According to the boys' aunt, one of them did not have a heart beat when they were rescued by firemen from the burning flat.

Their father, a construction foreman, was so distraught he could only shake his head, stressing he did not know what had happened.

After the fire broke out about 8.45 am, it is believed the boys tried to put out the flames but to no avail. Ms Yeung woke up and tried to evacuate the premises with her sons, but she panicked and could not find the keys.

Neighbours then called the police.

In the earlier incident in Tai Po, 41/2-year-old Law Kui-wing and his three-year-old sister, Fung-wah, were burned to death.

The two children had been locked in their flat with their 14-year-old brother when their parents left for work.

The older brother was too frightened by the fire to find the keys.

According to social workers, Mrs Law was in deep shock and needed counselling.

In both incidents, the children had previous records of starting fires.

Meanwhile, the Social Welfare Department urged parents to make use of occasional child care centres and not leave children unattended at home.

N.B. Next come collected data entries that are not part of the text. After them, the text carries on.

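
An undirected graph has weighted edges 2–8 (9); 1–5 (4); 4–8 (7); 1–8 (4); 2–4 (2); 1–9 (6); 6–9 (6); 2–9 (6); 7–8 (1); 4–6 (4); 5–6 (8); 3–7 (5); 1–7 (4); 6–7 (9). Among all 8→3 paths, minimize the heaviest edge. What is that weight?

5

Some routes from 8 to 3:
8→1→7→3: max(4, 4, 5) = 5
8→4→2→9→1→7→3: max(7, 2, 6, 6, 4, 5) = 7
8→7→3: max(1, 5) = 5
Smallest bottleneck: 5.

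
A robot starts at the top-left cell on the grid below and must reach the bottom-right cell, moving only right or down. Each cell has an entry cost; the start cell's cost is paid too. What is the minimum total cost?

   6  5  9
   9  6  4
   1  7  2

23

Take (0,0) -> (0,1) -> (1,1) -> (1,2) -> (2,2) for a total of 6 + 5 + 6 + 4 + 2 = 23.
For comparison, the top-then-right route costs 26.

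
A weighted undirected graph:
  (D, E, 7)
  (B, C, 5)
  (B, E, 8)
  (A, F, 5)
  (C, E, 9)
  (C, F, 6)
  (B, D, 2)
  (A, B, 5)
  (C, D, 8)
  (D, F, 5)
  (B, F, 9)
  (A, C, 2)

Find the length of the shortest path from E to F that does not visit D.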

The department's assistant director, Mr Alfred Chui Wing-man, stressed ''parents must be responsible and should use the facilities provided''.

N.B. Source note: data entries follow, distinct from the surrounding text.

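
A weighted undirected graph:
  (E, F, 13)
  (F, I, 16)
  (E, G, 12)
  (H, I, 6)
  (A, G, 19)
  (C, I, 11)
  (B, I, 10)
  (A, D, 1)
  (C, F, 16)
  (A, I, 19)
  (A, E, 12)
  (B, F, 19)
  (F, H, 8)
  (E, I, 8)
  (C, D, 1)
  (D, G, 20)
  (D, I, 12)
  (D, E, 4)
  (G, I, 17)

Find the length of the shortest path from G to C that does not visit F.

Checking several routes:
G - E - D - C: 12 + 4 + 1 = 17
G - A - D - C: 19 + 1 + 1 = 21
G - D - C: 20 + 1 = 21
Shortest: 17.

17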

There is no legislation against parents who leave their children unattended. Mr Chui reasoned legislation was inappropriate. ''This will be unfair and discriminative to single parents and the low income families.'' Legco member Mr Eric Li said legislation should come in two to three years when more child care facilities and services have been expanded.

Mr Li urged parents not to place children's lives at risk for convenience sake.

He also said child care centres had to be at acceptable standards. He said many parents were still unaware of facilities available to them.

There are 76 occasional child care centres in Hongkong, which allow parents to leave their children for certain periods when they can not look after them. In addition, the centres have 33,000 spaces for long-term care.

Mr Chui also said the Government had pledged to provide long-term support for the occasional child care services from April this year.